Somut olayda; taraflar arasında 22.03.2012 tarihinde acentelik sözleşmesi imzalandığı, sözleşmenin 39. maddesinde acentenin, sözleşmenin teminatı olarak 95.000-TL tutarlı ve sözleşmenin ilk takvim yılının son günü vadeli teminat bonosu vereceğinin hüküm altına alındığı, acentelik sözleşmesinin davacı tarafından 10.01.2017 tarihli ihtarname ile feshedildiği, fesih sonrasında davacının 42.039,14 TL kasa açığının ve müşteriden tahsil edilen 112.835-TL bedelin davalı hesaplarına intikal ettirmediğinin tespit edildiği, ayrıca davacı acentenin ödemesi gereken su ve doğal gaz faturaları ile araç tamir masrafı ile araç trafik cezasının da davalı tarafından ödenmiş olduğu, davacı tarafından davalı hesabına yansıtılmayan 112.835-TL’nin ise dava tarihi sonrasında 24.03.2017 tarihinde davacı tarafından davalıya ödenmiş olduğu anlaşılmaktadır.

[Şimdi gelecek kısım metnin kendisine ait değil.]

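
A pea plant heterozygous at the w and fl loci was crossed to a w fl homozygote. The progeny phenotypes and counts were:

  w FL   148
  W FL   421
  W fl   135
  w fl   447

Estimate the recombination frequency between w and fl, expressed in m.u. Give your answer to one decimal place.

24.6 m.u.

The two most frequent classes, W FL (421) and w fl (447), are the parental types, so the F1 was W FL / w fl.
The recombinant classes are W fl and w FL: 135 + 148 = 283.
Recombination frequency = 283/1151 = 0.2459 ≈ 24.6%, i.e. 24.6 m.u.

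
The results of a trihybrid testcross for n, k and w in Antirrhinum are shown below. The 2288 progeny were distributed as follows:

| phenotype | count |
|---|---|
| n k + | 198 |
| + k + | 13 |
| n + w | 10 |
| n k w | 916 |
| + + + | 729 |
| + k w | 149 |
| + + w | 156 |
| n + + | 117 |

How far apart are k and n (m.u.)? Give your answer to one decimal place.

12.6 m.u.

The two most frequent reciprocal classes, n k w and + + +, are the parental types, so the F1 was n k w / + + +.
The two rarest classes, n + w and + k +, are the double crossovers. Comparing them with the parentals, only the k allele has switched, so k is the middle locus and the order is w – k – n.
Crossovers in the k–n interval produce the single-crossover classes + k w and n + + (149 + 117 = 266) plus the double crossovers (23).
RF(k–n) = (266 + 23) / 2288 = 289/2288 = 0.1263 → 12.6 m.u.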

Davalı vekili, dava konusu bononun; davacı acentenin sözleşmeye aykırı ve usulsüz işlemleri nedeniyle oluşan zararlar, kasa açığı, acente tarafından ödenmesi gerekip de ödenmeyen ve müvekkilince ödenmek zorunda kalınan fatura ve araç tamir masrafları ile acente personeli maaş ödemeleri, araç trafik cezası bedelleri ve acenteye ödenen hak edişler karşılığı acentenin komisyon faturası düzenlememesi nedeniyle müvekkiline yansıyan mali külfetler karşılığında davacılar tarafından düzenlenerek verildiğini savunmuş; bu kapsamda oluşan zarar kalemlerine ilişkin olarak da deliller sunulmuştur. Ancak mahkemece bu hususta bir inceleme ve değerlendirme yapılmamıştır.
Öte yandan aynı sözleşme kapsamında davacı tarafından davalıya verilen diğer bonoya ilişkin olarak da …. Asliye Ticaret Mahkemesinin … esas sayılı dosyasında açılan davada ilk derece mahkemesince davanın reddine ilişkin olarak verilen hüküm, İstanbul BAM 13. Hukuk Dairesinin 2018/977 esas, 2019/25 karar sayılı ilamıyla kaldırılmış olup, tarafları ve dava konusu bakımından davalar arasında bağlantı bulunduğu gibi, davalı tarafından bono bedeli olarak ileri sürülen zarar kalemleri de aynı olmakla, usul ekonomisi gereği davaların birleştirilerek görülmesi de zorunludur.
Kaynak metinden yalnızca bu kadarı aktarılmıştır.